While many important projects are preserving the remaining traditional crop heirloom and ‘landrace’ populations around the world, Going to Seed is unique in focusing on supporting the journey of small food producers as they develop their own genetically diverse, adaptable crop populations that thrive wherever they are. These skills are useful for growers adapting our food system to their own local environments, as well as weather conditions that are changing every year.
Our courses bring in a diversity of teachers and opinions and draw on international participants' experiences and methods. Our flagship courses, Landrace Gardening and How Microbes Help Local Adaptation, provide a foundation in growing methods to decrease inputs and increase resilience. Over time, we will be adding more courses and teachers to expand the available free knowledge base. Through education, we empower individuals and communities around the world to shift their growing practices.
Local adaptation happens on the ground, in farms and gardens, where growers may not be exposed to alternative ideas and practices. We are partnering with the Seed Library Network and the Million Seed Savers campaign to develop presentations and resources to support local communities. Seed libraries are present in thousands of rural communities around the U.S., so this partnership gives us access to local seed organizers who can facilitate collaborative community seed saving projects.
In addition, our online community of growers, seed savers, and educators, share knowledge, collaborate, and support each other. Members are early adopters who may not yet have a local community to share experiences, ask questions, or share seeds with. This space makes sure gardeners get their questions answered and have peer support in changing long-held beliefs about how to grow food.

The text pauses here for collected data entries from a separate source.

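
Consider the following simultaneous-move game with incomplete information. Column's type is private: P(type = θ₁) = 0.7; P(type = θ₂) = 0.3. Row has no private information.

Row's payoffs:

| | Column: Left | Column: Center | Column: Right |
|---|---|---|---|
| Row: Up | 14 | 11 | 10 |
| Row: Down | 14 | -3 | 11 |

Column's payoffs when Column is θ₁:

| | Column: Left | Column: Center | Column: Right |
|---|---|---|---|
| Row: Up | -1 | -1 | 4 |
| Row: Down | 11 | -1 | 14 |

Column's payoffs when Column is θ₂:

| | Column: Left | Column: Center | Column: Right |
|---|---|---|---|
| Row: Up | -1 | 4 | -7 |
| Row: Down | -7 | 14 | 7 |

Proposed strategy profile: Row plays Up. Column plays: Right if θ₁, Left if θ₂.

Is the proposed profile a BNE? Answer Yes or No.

A profile is a BNE iff every type of every player is best-responding given beliefs about the other side.
Row plays Up: E[Up] = 0.7·(10) + 0.3·(14) = 11.2; E[Down] = 11.9. Not best-responding. ✗
Column (type θ₁), facing Up: Left gives -1, Center gives -1, Right gives 4. Proposed Right is best. ✓
Column (type θ₂), facing Up: Left gives -1, Center gives 4, Right gives -7. Proposed Left is not best — profitable deviation exists. ✗

No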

Seed Distribution & Tracking
Access to genetically diverse seed, grown in minimal input systems, is limited. In order to jumpstart local adaptation efforts, we created a seed program which pools seed from low-input growers across the US and Canada. This enables growers to obtain diverse and robust crop genetics in a single packet. Seeds are available via our web store, free of charge.
Shared selection criteria will increase the quality of these seeds over time. In the coming years, we will create mixes tailored to specific conditions, such as drought, extreme heat, cool temperatures, or blight. With high levels of genetic diversity, intense selection pressure, and a large population of seed contributors, quality increases each year can be fast and measurable.
We are currently prototyping a web-based application which will help growers document their experiences with our seeds, and make the data accessible to participants of the program. This will track changes in resistance to pests and diseases, nutrient and flavor levels, days to maturity, and overall plant health -- across the varying climates and conditions under which our members grow.
Support for Farmers
Farmers are often tight on resources, and the transition from current farming practices to landrace methods takes time and involves some risk, including potential temporary reduced crop yield. We are setting up a fund to help offset risks for farmers, and to create educational materials that growers can share with consumers to help explain the benefits of genetically diverse crops.
Our long-term goal is to increase consumer awareness and demand for landraces. By making increased diversity in our food system a quality to seek out, Going to Seed aims to make it economically feasible for production farmers to shift their growing methods.